Third, using activity spaces can better inform family studies researchers about family–work balance because activity spaces may be influenced by the location of the workplace, child care, and other factors. Consistent with this line of thought, Matthews (2011) found that characteristics of mothers’ activity spaces are significantly different from characteristics of their neighborhoods as defined by census units. Examining this topic more thoroughly is important for understanding how the choice of approach affects our knowledge of family–work balance and family relationships, especially among working mothers. For example, mothers who work in more affluent neighborhoods may bring some psychological and physical resources back to their less affluent neighborhoods or reduce their neighborhood satisfaction relative to the more affluent neighborhoods. Also, having larger activity spaces because of a long commute to work may increase in family conflict. By using the activity-spaces approach, we can better understand the variations, outliers, and contradictions found in family studies (Coontz, 2015).

On the basis of this review, I offer several suggestions for future studies using the activity spaces approach. First, future studies could define activity spaces in more-nuanced ways by collecting information about which types of activities individuals and families engaged in (e.g., fixed activities vs. habitual or spontaneous activities) (Jones & Pebley, 2014; Perchoux et al., 2013), how often and how much time they spend in each location (i.e., frequency and duration) (Jones & Pebley, 2014), and why they visited each location (McCray & Mora, 2011). To collect more detailed information on individuals’ activity spaces, researchers have designed new approaches to collecting data and analyzing complex data. For example, using Global Positioning System (GPS) technology, researchers have started to assess individuals’ travel patterns and activities, analyzing them using ecological momentary assessment (EMA) and social network analysis (SNA). These emerging data-collection efforts and methodological advances are steps toward more nuanced research on activity spaces (Browning & Soller, 2014). By collecting such nuanced and in-depth information, family studies researchers will be able to understand how multiple family members’ experiences in and exposures to neighborhoods differ and how they affect individuals and families.

Second, future studies might investigate how individuals’ perceptions, mobility, and family contexts can influence activity spaces. Individuals’ definitions and perceptions of their neighborhoods vary significantly, and these subjective perceptions may influence the locations and resources that individuals and families access (Colabianchi et al., 2014). Also, as mentioned earlier, increasing complexity in family structure and dynamics exposes individuals and families to multiple neighborhood contexts, and exposures to multiple neighborhood contexts may help elucidate how neighborhoods matter for individuals and families.

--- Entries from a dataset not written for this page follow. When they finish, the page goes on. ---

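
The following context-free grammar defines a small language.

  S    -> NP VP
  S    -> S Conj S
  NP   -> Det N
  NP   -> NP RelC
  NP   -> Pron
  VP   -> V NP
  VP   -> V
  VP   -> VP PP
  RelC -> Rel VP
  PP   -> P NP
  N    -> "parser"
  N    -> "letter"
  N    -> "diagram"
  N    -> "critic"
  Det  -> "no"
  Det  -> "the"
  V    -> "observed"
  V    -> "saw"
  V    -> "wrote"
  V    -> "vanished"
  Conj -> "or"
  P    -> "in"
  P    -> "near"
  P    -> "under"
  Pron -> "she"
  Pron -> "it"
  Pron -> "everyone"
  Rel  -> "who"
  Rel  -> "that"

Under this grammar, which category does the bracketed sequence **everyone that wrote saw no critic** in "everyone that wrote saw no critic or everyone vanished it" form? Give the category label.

[S [S [NP [NP [Pron everyone]] [RelC [Rel that] [VP [V wrote]]]] [VP [V saw] [NP [Det no] [N critic]]]] [Conj or] [S [NP [Pron everyone]] [VP [V vanished] [NP [Pron it]]]]]
The span 'everyone that wrote saw no critic' is the S node built by S → NP VP.

S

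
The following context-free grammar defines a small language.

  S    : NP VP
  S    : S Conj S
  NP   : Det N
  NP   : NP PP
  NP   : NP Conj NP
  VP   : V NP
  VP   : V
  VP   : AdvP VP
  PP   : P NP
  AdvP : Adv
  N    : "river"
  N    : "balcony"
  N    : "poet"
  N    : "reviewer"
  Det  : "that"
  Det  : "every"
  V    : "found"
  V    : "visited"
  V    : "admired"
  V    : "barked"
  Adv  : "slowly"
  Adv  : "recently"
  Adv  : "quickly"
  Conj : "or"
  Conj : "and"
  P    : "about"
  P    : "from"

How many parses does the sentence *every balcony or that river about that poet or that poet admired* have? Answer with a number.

Two of the 5 distinct bracketings:
[S [NP [NP [NP [Det every] [N balcony]] [Conj or] [NP [Det that] [N river]]] [PP [P about] [NP [NP [Det that] [N poet]] [Conj or] [NP [Det that] [N poet]]]]] [VP [V admired]]]
[S [NP [NP [Det every] [N balcony]] [Conj or] [NP [NP [Det that] [N river]] [PP [P about] [NP [NP [Det that] [N poet]] [Conj or] [NP [Det that] [N poet]]]]]] [VP [V admired]]]
The trees differ in how a recursive rule is bracketed over the same span.

5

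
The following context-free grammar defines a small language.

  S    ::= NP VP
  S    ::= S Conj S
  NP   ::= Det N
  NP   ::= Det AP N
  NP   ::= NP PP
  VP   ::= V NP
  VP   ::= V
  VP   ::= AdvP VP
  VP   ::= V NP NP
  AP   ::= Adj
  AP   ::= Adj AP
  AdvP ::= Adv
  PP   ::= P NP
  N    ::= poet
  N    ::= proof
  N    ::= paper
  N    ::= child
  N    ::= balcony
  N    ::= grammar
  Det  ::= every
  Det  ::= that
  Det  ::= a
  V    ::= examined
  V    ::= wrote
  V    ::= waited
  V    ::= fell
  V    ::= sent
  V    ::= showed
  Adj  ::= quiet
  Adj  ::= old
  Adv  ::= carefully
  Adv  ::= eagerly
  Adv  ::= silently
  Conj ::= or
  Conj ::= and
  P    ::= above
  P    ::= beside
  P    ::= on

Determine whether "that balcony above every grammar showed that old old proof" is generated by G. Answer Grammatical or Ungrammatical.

[S [NP [NP [Det that] [N balcony]] [PP [P above] [NP [Det every] [N grammar]]]] [VP [V showed] [NP [Det that] [AP [Adj old] [AP [Adj old]]] [N proof]]]]
The bracketing above is licensed at every node by one of the given productions, with S at the root.

Grammatical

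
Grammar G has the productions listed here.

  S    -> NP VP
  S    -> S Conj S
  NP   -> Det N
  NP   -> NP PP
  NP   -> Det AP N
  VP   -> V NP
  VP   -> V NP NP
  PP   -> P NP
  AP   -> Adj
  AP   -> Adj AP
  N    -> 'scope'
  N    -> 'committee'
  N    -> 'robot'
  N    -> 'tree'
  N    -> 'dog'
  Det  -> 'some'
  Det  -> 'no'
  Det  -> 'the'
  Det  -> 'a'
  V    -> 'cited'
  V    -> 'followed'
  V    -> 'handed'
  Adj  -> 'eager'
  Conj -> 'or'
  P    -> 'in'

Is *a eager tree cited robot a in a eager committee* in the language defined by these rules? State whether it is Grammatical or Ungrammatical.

A V word can never sit immediately before an N word in any string this grammar generates, so the substring 'cited robot' rules out a derivation.

Ungrammatical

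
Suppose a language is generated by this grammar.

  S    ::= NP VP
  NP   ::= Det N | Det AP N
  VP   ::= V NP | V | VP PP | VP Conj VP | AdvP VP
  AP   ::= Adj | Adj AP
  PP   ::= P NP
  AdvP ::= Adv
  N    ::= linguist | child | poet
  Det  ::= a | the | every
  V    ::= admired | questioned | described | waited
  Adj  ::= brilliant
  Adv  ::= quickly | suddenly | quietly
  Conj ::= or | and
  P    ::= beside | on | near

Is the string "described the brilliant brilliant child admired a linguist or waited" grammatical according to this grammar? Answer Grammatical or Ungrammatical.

Ungrammatical

For S → NP VP, no prefix of the string parses as an NP.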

Third, the activity-spaces approach and neighborhood-effects research in general need to expand their scope by considering protective factors in neighborhoods, given that most research has focused on the negative effects of neighborhoods (e.g., Sharkey, 2006). For example, individuals and families from a disadvantaged neighborhood may be able to tap into certain neighborhood advantages by traveling to or through affluent neighborhoods.

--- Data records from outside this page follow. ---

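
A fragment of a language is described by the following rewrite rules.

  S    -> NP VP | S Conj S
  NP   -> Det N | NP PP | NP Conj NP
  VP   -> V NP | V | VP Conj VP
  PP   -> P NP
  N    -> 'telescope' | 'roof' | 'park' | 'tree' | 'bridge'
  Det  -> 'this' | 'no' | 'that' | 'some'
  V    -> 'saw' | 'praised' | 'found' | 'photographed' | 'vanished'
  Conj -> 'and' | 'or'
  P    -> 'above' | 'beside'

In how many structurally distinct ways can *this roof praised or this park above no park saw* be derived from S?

[S [S [NP [Det this] [N roof]] [VP [V praised]]] [Conj or] [S [NP [NP [Det this] [N park]] [PP [P above] [NP [Det no] [N park]]]] [VP [V saw]]]]
No rule offers an alternative attachment or grouping for any span, so this is the only derivation.

1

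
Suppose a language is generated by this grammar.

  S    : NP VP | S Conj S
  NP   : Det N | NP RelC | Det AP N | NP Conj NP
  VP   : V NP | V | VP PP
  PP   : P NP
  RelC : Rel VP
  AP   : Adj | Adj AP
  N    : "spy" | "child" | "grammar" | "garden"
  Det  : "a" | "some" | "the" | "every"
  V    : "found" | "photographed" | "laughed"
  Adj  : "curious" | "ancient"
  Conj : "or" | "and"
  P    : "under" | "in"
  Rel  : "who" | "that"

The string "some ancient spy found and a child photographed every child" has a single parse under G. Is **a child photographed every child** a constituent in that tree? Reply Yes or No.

[S [S [NP [Det some] [AP [Adj ancient]] [N spy]] [VP [V found]]] [Conj and] [S [NP [Det a] [N child]] [VP [V photographed] [NP [Det every] [N child]]]]]
The words 'a child photographed every child' are exhaustively dominated by a single S node (built by S → NP VP), so they form a constituent.

Yes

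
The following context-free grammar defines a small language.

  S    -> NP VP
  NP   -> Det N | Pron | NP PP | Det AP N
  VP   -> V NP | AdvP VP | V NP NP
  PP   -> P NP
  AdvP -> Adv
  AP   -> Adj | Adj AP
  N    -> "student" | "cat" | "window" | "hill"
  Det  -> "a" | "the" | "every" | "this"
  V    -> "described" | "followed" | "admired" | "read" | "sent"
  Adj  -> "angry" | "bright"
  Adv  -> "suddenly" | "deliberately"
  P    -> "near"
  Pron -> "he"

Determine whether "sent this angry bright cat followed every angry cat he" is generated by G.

Ungrammatical

For S → NP VP, no prefix of the string parses as an NP.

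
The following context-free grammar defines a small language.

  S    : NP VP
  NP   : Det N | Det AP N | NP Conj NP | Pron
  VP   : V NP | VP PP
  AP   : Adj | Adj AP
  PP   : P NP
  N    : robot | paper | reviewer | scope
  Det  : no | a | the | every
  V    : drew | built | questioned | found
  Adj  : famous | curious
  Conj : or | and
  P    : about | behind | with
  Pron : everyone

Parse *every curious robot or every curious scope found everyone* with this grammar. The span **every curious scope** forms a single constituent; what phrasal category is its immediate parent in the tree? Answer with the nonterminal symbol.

NP

[S [NP [NP [Det every] [AP [Adj curious]] [N robot]] [Conj or] [NP [Det every] [AP [Adj curious]] [N scope]]] [VP [V found] [NP [Pron everyone]]]]
The span 'every curious scope' is the NP node built by NP → Det AP N.
Its mother is the NP built by NP → NP Conj NP.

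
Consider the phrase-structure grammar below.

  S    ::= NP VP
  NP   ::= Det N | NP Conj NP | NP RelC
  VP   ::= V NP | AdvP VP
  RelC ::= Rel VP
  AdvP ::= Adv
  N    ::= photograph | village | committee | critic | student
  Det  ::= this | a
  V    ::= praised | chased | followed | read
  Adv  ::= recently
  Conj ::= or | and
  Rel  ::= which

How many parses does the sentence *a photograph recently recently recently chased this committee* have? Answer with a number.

[S [NP [Det a] [N photograph]] [VP [AdvP [Adv recently]] [VP [AdvP [Adv recently]] [VP [AdvP [Adv recently]] [VP [V chased] [NP [Det this] [N committee]]]]]]]
No rule offers an alternative attachment or grouping for any span, so this is the only derivation.

1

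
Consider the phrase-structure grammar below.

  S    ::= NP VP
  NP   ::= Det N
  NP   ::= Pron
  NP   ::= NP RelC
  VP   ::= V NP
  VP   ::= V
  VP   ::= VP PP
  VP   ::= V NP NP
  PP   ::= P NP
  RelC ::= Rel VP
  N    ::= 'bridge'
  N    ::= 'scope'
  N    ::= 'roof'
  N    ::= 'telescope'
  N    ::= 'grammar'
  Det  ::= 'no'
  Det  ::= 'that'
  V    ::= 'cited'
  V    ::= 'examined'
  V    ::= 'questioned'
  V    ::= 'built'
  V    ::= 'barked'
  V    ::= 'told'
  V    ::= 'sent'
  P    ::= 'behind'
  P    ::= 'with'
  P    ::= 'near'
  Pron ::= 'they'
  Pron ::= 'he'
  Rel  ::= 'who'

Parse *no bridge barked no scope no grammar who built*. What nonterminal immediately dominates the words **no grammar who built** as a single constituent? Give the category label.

NP

[S [NP [Det no] [N bridge]] [VP [V barked] [NP [Det no] [N scope]] [NP [NP [Det no] [N grammar]] [RelC [Rel who] [VP [V built]]]]]]
The span 'no grammar who built' is the NP node built by NP → NP RelC.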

Fourth, future studies that use qualitative approaches of geo-ethnographic methods, such as in-depth interviews and participant observation, could capture the subjective understanding of activity spaces and provide a more comprehensive understanding of individuals’ and families’ neighborhood and activity spaces (Kwan, 1999; Matthews, Detwiler, & Burton, 2005). This approach can also help elucidate whether, how, and why multiple family members’ experiences and outcomes may differ despite the fact that they share the same residential neighborhood.

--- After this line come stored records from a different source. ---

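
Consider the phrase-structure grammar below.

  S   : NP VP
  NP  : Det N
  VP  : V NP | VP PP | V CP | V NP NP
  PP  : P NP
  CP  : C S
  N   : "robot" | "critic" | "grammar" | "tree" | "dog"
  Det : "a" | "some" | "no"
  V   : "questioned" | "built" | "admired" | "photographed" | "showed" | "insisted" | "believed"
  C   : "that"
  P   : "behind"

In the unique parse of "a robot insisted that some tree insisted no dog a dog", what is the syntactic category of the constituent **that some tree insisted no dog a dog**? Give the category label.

CP

S
  NP
    Det: a
    N: robot
  VP
    V: insisted
    CP
      C: that
      S
        NP
          Det: some
          N: tree
        VP
          V: insisted
          NP
            Det: no
            N: dog
          NP
            Det: a
            N: dog
The span 'that some tree insisted no dog a dog' is the CP node built by CP → C S.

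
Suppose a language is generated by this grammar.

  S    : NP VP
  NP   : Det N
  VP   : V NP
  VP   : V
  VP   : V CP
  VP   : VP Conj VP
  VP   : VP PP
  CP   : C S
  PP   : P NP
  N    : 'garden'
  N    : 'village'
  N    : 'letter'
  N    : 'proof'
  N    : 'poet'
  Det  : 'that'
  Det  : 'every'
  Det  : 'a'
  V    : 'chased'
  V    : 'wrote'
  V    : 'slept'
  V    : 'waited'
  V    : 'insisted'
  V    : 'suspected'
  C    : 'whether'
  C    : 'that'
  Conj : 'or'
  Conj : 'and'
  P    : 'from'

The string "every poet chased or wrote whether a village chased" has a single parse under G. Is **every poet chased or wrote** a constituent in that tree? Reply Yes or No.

[S [NP [Det every] [N poet]] [VP [VP [V chased]] [Conj or] [VP [V wrote] [CP [C whether] [S [NP [Det a] [N village]] [VP [V chased]]]]]]]
The smallest constituent containing 'every poet chased or wrote' is the S spanning 'every poet chased or wrote whether a village chased'; no single node in the tree dominates exactly the given words.

No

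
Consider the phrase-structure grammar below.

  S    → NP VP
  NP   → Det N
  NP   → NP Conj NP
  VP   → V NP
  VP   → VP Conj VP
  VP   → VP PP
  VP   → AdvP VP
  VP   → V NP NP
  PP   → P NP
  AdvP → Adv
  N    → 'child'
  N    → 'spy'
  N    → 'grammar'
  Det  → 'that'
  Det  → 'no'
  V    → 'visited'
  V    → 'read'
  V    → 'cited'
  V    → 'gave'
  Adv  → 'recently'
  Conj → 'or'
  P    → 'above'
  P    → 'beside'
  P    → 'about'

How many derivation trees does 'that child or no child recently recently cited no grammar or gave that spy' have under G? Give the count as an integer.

3

Two of the 3 distinct bracketings:
[S [NP [NP [Det that] [N child]] [Conj or] [NP [Det no] [N child]]] [VP [VP [AdvP [Adv recently]] [VP [AdvP [Adv recently]] [VP [V cited] [NP [Det no] [N grammar]]]]] [Conj or] [VP [V gave] [NP [Det that] [N spy]]]]]
[S [NP [NP [Det that] [N child]] [Conj or] [NP [Det no] [N child]]] [VP [AdvP [Adv recently]] [VP [VP [AdvP [Adv recently]] [VP [V cited] [NP [Det no] [N grammar]]]] [Conj or] [VP [V gave] [NP [Det that] [N spy]]]]]]
The trees differ in how a recursive rule is bracketed over the same span.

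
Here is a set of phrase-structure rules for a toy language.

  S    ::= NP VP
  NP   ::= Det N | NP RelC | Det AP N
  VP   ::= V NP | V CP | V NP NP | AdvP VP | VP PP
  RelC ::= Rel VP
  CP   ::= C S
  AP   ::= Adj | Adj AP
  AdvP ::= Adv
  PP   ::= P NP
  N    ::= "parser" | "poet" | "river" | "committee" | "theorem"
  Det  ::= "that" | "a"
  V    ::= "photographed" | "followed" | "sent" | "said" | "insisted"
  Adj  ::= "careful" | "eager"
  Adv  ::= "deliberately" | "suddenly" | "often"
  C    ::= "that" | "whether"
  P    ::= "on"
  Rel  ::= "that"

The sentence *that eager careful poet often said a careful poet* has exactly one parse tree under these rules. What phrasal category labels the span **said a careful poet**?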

Finally, more systematic attention to the diversity of families and how multiple contexts can interact with activity spaces would enhance neighborhood-effects research. For example, undocumented immigrant families may limit their activity spaces in fear of deportation, and their limited activity spaces may protect them from neighborhood disadvantages but may also deprive them of neighborhood resources. Incorporating diversity of families across multiple dimensions (e.g., race/ethnicity, class, immigration status, legal status, sexual orientation) should be carefully considered in using activity spaces approach to understand individuals and families. That is, more systematic attention to the diversity of families, as well as to the interaction of multiple contexts with activity spaces to influence individuals and families, can highlight the intersection of families and places.

In conclusion, family studies has much to contribute to developing better theories of neighborhood effects and elucidating the specific mechanisms through which neighborhoods affect individuals. The concept of activity spaces from neighborhood-effects research also has much to offer family studies both theoretically and methodologically. In addition, the methodological innovation of the activity-spaces approach provides an exciting opportunity to move toward transdisciplinary family sciences (Blume, 2014) and guide prevention and intervention efforts with children and families. For example, in cases of child problem behaviors, incorporating activity spaces can better identify potentially modifiable mediators of neighborhood contexts. Information regarding where individuals and families spend their time can be used to design more effective prevention and interventions specific to the needs of families in certain neighborhoods (Burton & Robin, 2000). In addition, policy makers and researchers could use an activity-spaces approach to identify spatially entrapped individuals and families in an effort to increase their accessibility of resources (e.g., health-care infrastructure, family resource centers) (Matthews & Yang, 2013).

Facilitating more discussion and an incorporation of the activity-spaces approach in family studies will require more effort devoted to data collection and training. The underutilization of neighborhood contexts in family studies is largely due to data constraints; data sources used in family studies typically do not contain the appropriate geographic information (e.g., addresses) for investigating neighborhoods. Although data increasingly include addresses of individuals’ residences, which allow researchers to use census units as proxies for individuals’ neighborhoods, the field needs more data containing detailed information about the places people visit regularly. In addition, because the construction of activity spaces requires extensive computation skills using GIS, additional training for family scholars is needed. With more effort in data collection and training, the activity spaces approach can provide exciting new opportunities for family scholars to explore the complexity and heterogeneity of families across time and space.

Acknowledgments

I would like to acknowledge assistance from the Population Research Institute (PRI) at Pennsylvania State University, which receives core support from the Eunice Kennedy Shriver National Institute of Child Health and Human Development (NICHD) (R24 HD041025-11). I would also like to acknowledge funding from the NICHD Predoctoral Training Program (T-32HD007514). Last, I thank Nancy S. Landale and Barrett A. Lee.

Footnotes

1

Admittedly, the activity spaces approach does not solve all problems of traditional neighborhood-effects research, and it actually creates some new ones that will be addressed later in this section of the article.

2

The use of activity spaces approach is not designed to replace the use of administratively defined units, such as census tracts, because the two approaches capture qualitatively different aspects of neighborhoods. The operationalization of neighborhoods should depend on the research question. For example, studying the effects of local resources on families (e.g., exploring how many family counseling resources are in families’ local neighborhoods) may dictate the use of administratively defined units.